Skillman, NJ – Christine Schleppy was having a baby, and she wanted an epidural. Unfortunately, no epidurals were available in the make-shift medical shelter that she gave birth in.
Schleppy, 34, was just 35 weeks pregnant when Sandy came to call. She started having contractions on Monday, near the height of the storm. When they became more intense and frequent, her husband called 911. The ambulance arrived to take the couple to the nearest hospital. They never made it.
“You hope you can get to the hospital,” David Schleppy, 38, said of the experience. “We knew there were many trees down and roads getting closed left and right.”
While the couple’s home was not in an evacuation zone, the roads were still flooded with water and debris. Eventually, the ambulance got stuck in the mud, and the laboring woman and her husband were transferred to a fire ambulance. The fire ambulance SUV made its way to Hackensack University Medical Center’s Mobile Satellite Emergency Department shelter – and very long title for a make-shift medical center in a church’s gymnasium.
“It was definitely stressful,” David said.
The shelter in Hillsborough, was one of several mobile units set up by the hospital to service those in low-lying areas. Although one of the mobile units was equipped with epidural medicine, the other units weren’t.
Schleppy, who had previously given birth to three children with the luxury of epidural medicine, experienced her first natural birth at the height of the storm.
“She wasn’t happy about it but ultimately the main concern was to have a healthy baby,” David Schleppy noted about his wife’s situation. A healthy baby was indeed born at 11 pm on Monday. Liam Alexander Schleppy – weighing in at 5 pounds, 2 ounces – was later transported with his parents to Somerset Hospital. Parents and baby are reportedly doing well.
Dr. Joseph Feldman, Chairman of Emergency Medicine at Hackensack University Medical Center, said that it was good that county officials requested the mobile units “be deployed in areas hit hardest by Hurricane Irene last year.”
“It was lucky because who knows who would have delivered this woman’s baby if our team was not set up there,” Feldman said.
Little Liam wasn’t the only baby to make his grand entrance into the world during the super-storm. Marianna, born to Vartan and Marina Harutunian on Monday evening, was one of over a dozen babies born that day at New York’s North Shore University Hospital in Manhasset. Marianna’s father was “crossing his fingers, waiting for Wednesday,” hoping for a Halloween baby, but Marianna – who was already five days late – came during the storm.

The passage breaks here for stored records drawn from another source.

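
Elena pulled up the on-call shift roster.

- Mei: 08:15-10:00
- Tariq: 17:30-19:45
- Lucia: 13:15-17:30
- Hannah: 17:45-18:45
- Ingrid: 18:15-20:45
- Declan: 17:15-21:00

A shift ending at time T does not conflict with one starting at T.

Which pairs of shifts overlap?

Sorted by start: Mei, Lucia, Declan, Tariq, Hannah, Ingrid.
Lucia starts after Mei ends, so Mei has no further overlaps.
Declan starts before Lucia ends → Lucia and Declan overlap.
Tariq starts exactly when Lucia ends (back-to-back, no overlap), so Lucia has no further overlaps.
Tariq starts before Declan ends → Declan and Tariq overlap.
Hannah starts before Declan ends → Declan and Hannah overlap.
Ingrid starts before Declan ends → Declan and Ingrid overlap.
Hannah starts before Tariq ends → Tariq and Hannah overlap.
Ingrid starts before Tariq ends → Tariq and Ingrid overlap.
Ingrid starts before Hannah ends → Hannah and Ingrid overlap.

Declan & Hannah, Declan & Ingrid, Declan & Lucia, Declan & Tariq, Hannah & Ingrid, Hannah & Tariq, Ingrid & Tariq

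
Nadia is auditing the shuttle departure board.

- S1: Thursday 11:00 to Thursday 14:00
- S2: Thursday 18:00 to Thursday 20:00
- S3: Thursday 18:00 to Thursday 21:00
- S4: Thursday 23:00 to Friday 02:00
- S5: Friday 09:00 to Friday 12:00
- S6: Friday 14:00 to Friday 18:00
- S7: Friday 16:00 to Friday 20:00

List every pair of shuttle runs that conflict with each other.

Sorted by start: S1, S2, S3, S4, S5, S6, S7.
S2 starts after S1 ends; S1 is clear from here.
S3 starts before S2 ends → S2 and S3 overlap.
S4 starts after S2 ends; S2 is clear from here.
S4 starts after S3 ends; S3 is clear from here.
S5 starts after S4 ends; S4 is clear from here.
S6 starts after S5 ends; S5 is clear from here.
S7 starts before S6 ends → S6 and S7 overlap.

S2 & S3, S6 & S7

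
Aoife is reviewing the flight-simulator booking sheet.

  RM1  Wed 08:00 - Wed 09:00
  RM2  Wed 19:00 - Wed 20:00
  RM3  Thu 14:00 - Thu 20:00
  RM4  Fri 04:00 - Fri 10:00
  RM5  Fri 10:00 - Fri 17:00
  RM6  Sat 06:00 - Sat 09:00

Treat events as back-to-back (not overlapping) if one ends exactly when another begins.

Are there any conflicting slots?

No

Two intervals overlap when each starts before the other ends.
Sorted by start: RM1, RM2, RM3, RM4, RM5, RM6.
RM2 starts after RM1 ends, so nothing later overlaps RM1 either.
RM3 starts after RM2 ends, so nothing later overlaps RM2 either.
RM4 starts after RM3 ends, so nothing later overlaps RM3 either.
RM5 starts exactly when RM4 ends (back-to-back, no overlap), so nothing later overlaps RM4 either.
RM6 starts after RM5 ends.
Every pair is clear; the schedule has no overlaps.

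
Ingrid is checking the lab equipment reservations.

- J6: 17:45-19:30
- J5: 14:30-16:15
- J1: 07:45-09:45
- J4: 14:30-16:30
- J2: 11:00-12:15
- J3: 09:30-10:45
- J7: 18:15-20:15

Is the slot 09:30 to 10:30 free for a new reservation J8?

No — it overlaps J1, J3

J1: starts 07:45 before J8 ends 10:30, and ends 09:45 after J8 starts 09:30 → overlap.
J3: starts 09:30 before J8 ends 10:30, and ends 10:45 after J8 starts 09:30 → overlap.
J2: starts 11:00 at or after J8 ends 10:30 → clear.
J4: starts 14:30 at or after J8 ends 10:30 → clear.
J5: starts 14:30 at or after J8 ends 10:30 → clear.
J6: starts 17:45 at or after J8 ends 10:30 → clear.
J7: starts 18:15 at or after J8 ends 10:30 → clear.
J8 overlaps J1, J3.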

While Marianna’s parents live only a couple miles from the hospital, “downed trees and fierce winds made the trip an ordeal.”
“Whew, it was a little bit of a roller-coaster ride,” said Harutunian.
Dr. Jessica Jacob, a private practice obstetrictian, delivered three babies that night. “It’s still very scary,” observed Jacob about delivering during such severely inclement weather.
While there are theories that assert that women are more likely to be pushed into labor by sudden drops in pressure, Jacob doesn’t put much stock in those theories. Even though the “storm logged a near-record low barometric pressure Monday afternoon, bottoming at 27.76 inches,” Jacob notes, “There was no baby boom going on last night.”
Readers: How would you feel about having a baby in the midst of a storm like Sandy?